This is Toyota's plan to stop making gas and diesel cars


While petrol-reliant cars will not be completely eliminated in the future, especially in some regions of the world, Toyota is predicting gas and diesel car sales will be near zero in about 30 years.

The car maker's main focus is to cut carbon-dioxide emissions from its own fleet by more than 22% of its 2010 global average by 2020, and 90% by 2050, according to the Wall Street Journal.
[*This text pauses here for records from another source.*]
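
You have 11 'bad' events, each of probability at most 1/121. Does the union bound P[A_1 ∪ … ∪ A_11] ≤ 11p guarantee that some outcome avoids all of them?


Union bound: P[∪_{i=1}^{11} A_i] ≤ Σ_i P[A_i] ≤ 11·p = 11·(1/121) = 1/11.
Numerically: 1/11 ≈ 0.090909.
Is 1/11 < 1? YES.
Since P[∪ A_i] ≤ 1/11 < 1, the complement has P[∩ A_i^c] ≥ 1 − 1/11 = 10/11 > 0, so some outcome avoids every A_i.

11·p = 1/11 ≈ 0.090909; existence CERTIFIED by the union bound.


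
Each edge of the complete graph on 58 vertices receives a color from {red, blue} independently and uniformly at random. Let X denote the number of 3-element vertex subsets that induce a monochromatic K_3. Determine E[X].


Let X = Σ_S X_S over the C(58, 3) = 30856 subsets S of size 3, where X_S = 1 if the K_3 on S is monochromatic.
For a fixed S, the K_3 on S has C(3, 2) = 3 edges. P[all 3 edges red] = (1/2)^3, and likewise for blue, so P[monochromatic] = 2·(1/2)^3 = 2^{1 − 3} = 1/4.
By linearity of expectation: E[X] = C(58, 3) · 2^{1 − 3} = 30856 · 1/4 = 7714.
Numerically: E[X] ≈ 7714.0000.

E[X] = C(58,3)·2^(1−C(3,2)) = 7714 ≈ 7714.0000.


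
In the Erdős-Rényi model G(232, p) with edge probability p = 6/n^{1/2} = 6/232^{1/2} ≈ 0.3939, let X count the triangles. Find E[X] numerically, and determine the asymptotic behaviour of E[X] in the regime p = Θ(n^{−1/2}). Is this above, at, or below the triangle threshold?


Number of potential triangles: C(232, 3) = 2054360.
Each occurs with probability p³ ≈ (0.3939)³ ≈ 6.112541e-02.
By linearity: E[X] = C(232, 3)·p³ ≈ 2054360 · 6.112541e-02 ≈ 125573.5940.
Since α = 1/2 < 1, p = c/n^{1/2} ≫ 1/n is above the triangle threshold p ~ 1/n. Asymptotically E[X] ~ (c³/6)·n^{3(1−α)} = (6³/6)·n^{1.5} → ∞; triangles are abundant w.h.p.

E[X] ≈ 125573.5940; in regime p = Θ(1/n^{1/2}) E[X] diverges (above the triangle threshold p ~ 1/n).


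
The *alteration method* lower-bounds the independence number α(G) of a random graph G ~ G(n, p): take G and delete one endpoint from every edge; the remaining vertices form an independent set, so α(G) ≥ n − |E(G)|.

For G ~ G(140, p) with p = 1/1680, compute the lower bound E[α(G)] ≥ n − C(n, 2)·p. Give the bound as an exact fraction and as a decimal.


E[|E(G)|] = C(140, 2)·p = 9730 · (1/1680) = 139/24.
E[α(G)] ≥ n − E[|E(G)|] = 140 − 139/24 = 3221/24.
Numerically: ≈ 134.208.
(This is only a lower bound; the true E[α(G)] may be larger.)

E[α(G)] ≥ 3221/24 ≈ 134.208.


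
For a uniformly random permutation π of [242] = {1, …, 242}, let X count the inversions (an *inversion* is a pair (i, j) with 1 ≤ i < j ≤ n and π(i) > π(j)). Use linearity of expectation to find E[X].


Write X = Σ X_I over the C(242, 2) = 29161 pairs i < j, with X_I the indicator of one inversion.
There are 29161 indicators.
For each fixed pair i < j, the values π(i) and π(j) are two distinct elements of {1, …, 242} in uniformly random order; by symmetry P[π(i) > π(j)] = 1/2.
By linearity: E[X] = 29161 · (1/2) = C(242, 2) · (1/2) = 29161/2 = 29161/2 ≈ 14580.50000.

E[X] = 29161/2 = 14580.50000.


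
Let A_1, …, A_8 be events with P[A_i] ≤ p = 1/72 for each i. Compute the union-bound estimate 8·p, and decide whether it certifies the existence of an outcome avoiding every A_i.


Union bound: P[∪_{i=1}^{8} A_i] ≤ Σ_i P[A_i] ≤ 8·p = 8·(1/72) = 1/9.
Numerically: 1/9 ≈ 0.11111.
Is 1/9 < 1? YES.
Since P[∪ A_i] ≤ 1/9 < 1, the complement has P[∩ A_i^c] ≥ 1 − 1/9 = 8/9 > 0, so some outcome avoids every A_i.

8·p = 1/9 ≈ 0.11111; existence CERTIFIED by the union bound.


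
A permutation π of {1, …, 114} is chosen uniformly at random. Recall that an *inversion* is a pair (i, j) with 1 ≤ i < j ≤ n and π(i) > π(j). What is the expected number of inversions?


Write X = Σ X_I over the C(114, 2) = 6441 pairs i < j, with X_I the indicator of one inversion.
There are 6441 indicators.
For each fixed pair i < j, the values π(i) and π(j) are two distinct elements of {1, …, 114} in uniformly random order; by symmetry P[π(i) > π(j)] = 1/2.
By linearity: E[X] = 6441 · (1/2) = C(114, 2) · (1/2) = 6441/2 = 6441/2 ≈ 3220.500.

E[X] = 6441/2 = 3220.500.


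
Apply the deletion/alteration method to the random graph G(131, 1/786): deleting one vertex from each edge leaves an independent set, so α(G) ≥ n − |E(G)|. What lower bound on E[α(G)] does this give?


E[|E(G)|] = C(131, 2)·p = 8515 · (1/786) = 65/6.
E[α(G)] ≥ n − E[|E(G)|] = 131 − 65/6 = 721/6.
Numerically: ≈ 120.167.
(This is only a lower bound; the true E[α(G)] may be larger.)

E[α(G)] ≥ 721/6 ≈ 120.167.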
In order to do this, Toyota says gas-electric hybrids, plug-in hybrids, hydrogen-powered fuel-cell cars and electric vehicles will make up the majority of its fleet in the future.

A cleaner fleet

Toyota's future, cleaner fleet will be reliant on the sales of hydrogen-powered fuel-cell vehicles and its hybrids cars like the Prius.
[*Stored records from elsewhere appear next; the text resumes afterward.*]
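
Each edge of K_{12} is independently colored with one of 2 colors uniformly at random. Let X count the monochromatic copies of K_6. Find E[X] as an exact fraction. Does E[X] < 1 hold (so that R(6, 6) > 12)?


E[X] = C(12, 6) · 2^{1 − 15} = 924 · 2^{−14} = 924/16384.
As a reduced fraction: E[X] = 231/4096 ≈ 0.0563965.
Is E[X] < 1? YES.
Since E[X] < 1, there exists a 2-coloring of K_{12} with no monochromatic K_6; hence R(6, 6) > 12.

E[X] = 231/4096 ≈ 0.0563965; E[X] < 1, so R(6, 6) > 12.


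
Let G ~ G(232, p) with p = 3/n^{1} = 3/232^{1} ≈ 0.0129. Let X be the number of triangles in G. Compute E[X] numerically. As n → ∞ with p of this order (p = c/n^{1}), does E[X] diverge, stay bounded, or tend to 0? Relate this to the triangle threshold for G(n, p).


Number of potential triangles: C(232, 3) = 2054360.
Each occurs with probability p³ ≈ (0.0129)³ ≈ 2.16222e-06.
By linearity: E[X] = C(232, 3)·p³ ≈ 2054360 · 2.16222e-06 ≈ 4.442.
Here α = 1, so p = 3/n is exactly at the triangle threshold p ~ 1/n. Asymptotically E[X] → c³/6 = 3³/6 = 9/2 ≈ 4.500, a bounded constant. In this regime the triangle count is asymptotically Poisson(c³/6).

E[X] ≈ 4.442; in regime p = Θ(1/n^{1}) E[X] stays bounded (at the triangle threshold p ~ 1/n).


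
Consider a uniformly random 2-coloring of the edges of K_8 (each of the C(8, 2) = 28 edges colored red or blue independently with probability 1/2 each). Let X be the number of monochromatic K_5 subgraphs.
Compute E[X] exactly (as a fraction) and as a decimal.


Let X = Σ_S X_S over the C(8, 5) = 56 subsets S of size 5, where X_S = 1 if the K_5 on S is monochromatic.
For a fixed S, the K_5 on S has C(5, 2) = 10 edges. P[all 10 edges red] = (1/2)^10, and likewise for blue, so P[monochromatic] = 2·(1/2)^10 = 2^{1 − 10} = 1/512.
By linearity of expectation: E[X] = C(8, 5) · 2^{1 − 10} = 56 · 1/512 = 7/64.
Numerically: E[X] ≈ 0.109.

E[X] = C(8,5)·2^(1−C(5,2)) = 7/64 ≈ 0.109.


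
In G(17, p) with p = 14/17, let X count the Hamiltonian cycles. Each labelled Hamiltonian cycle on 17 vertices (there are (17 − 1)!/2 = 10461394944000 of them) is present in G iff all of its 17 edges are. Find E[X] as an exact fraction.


K_17 has (17 − 1)!/2 = 10461394944000 labelled Hamiltonian cycles.
For each such Hamiltonian cycle H, let X_H = 1 if all 17 edges of H are present in G. Then P[X_H = 1] = p^{17} = (14/17)^{17} = 30491346729331195904/827240261886336764177.
By linearity: E[X] = Σ_H E[X_H] = 10461394944000 · p^{17} = 10461394944000 · 30491346729331195904/827240261886336764177 = 318982020509976309331579109376000/827240261886336764177.
Numerically: E[X] ≈ 3.856e+11.

E[X] = 10461394944000 · (14/17)^{17} = 318982020509976309331579109376000/827240261886336764177 ≈ 3.856e+11.


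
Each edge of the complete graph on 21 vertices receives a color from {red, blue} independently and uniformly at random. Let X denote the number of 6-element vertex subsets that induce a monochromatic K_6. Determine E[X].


Let X = Σ_S X_S over the C(21, 6) = 54264 subsets S of size 6, where X_S = 1 if the K_6 on S is monochromatic.
For a fixed S, the K_6 on S has C(6, 2) = 15 edges. P[all 15 edges red] = (1/2)^15, and likewise for blue, so P[monochromatic] = 2·(1/2)^15 = 2^{1 − 15} = 1/16384.
By linearity of expectation: E[X] = C(21, 6) · 2^{1 − 15} = 54264 · 1/16384 = 6783/2048.
Numerically: E[X] ≈ 3.31201.

E[X] = C(21,6)·2^(1−C(6,2)) = 6783/2048 ≈ 3.31201.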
It says it has already sold about 8 million hybrid cars to date, and it expects to sell a further 7 million hybrid cars in the next 5 years.

And while sales of its fuel cell powered cars are currently lower than Toyota had initially expected, the company is predicting sales will reach 30,000 annually by 2020.

Unfortunately, besides saying electric cars could make up Toyota's future fleet, it didn't reveal any other details about its plans for the development of an electric car, though it should be noted that the company says fuel cell cars have a longer driving range than electric cars.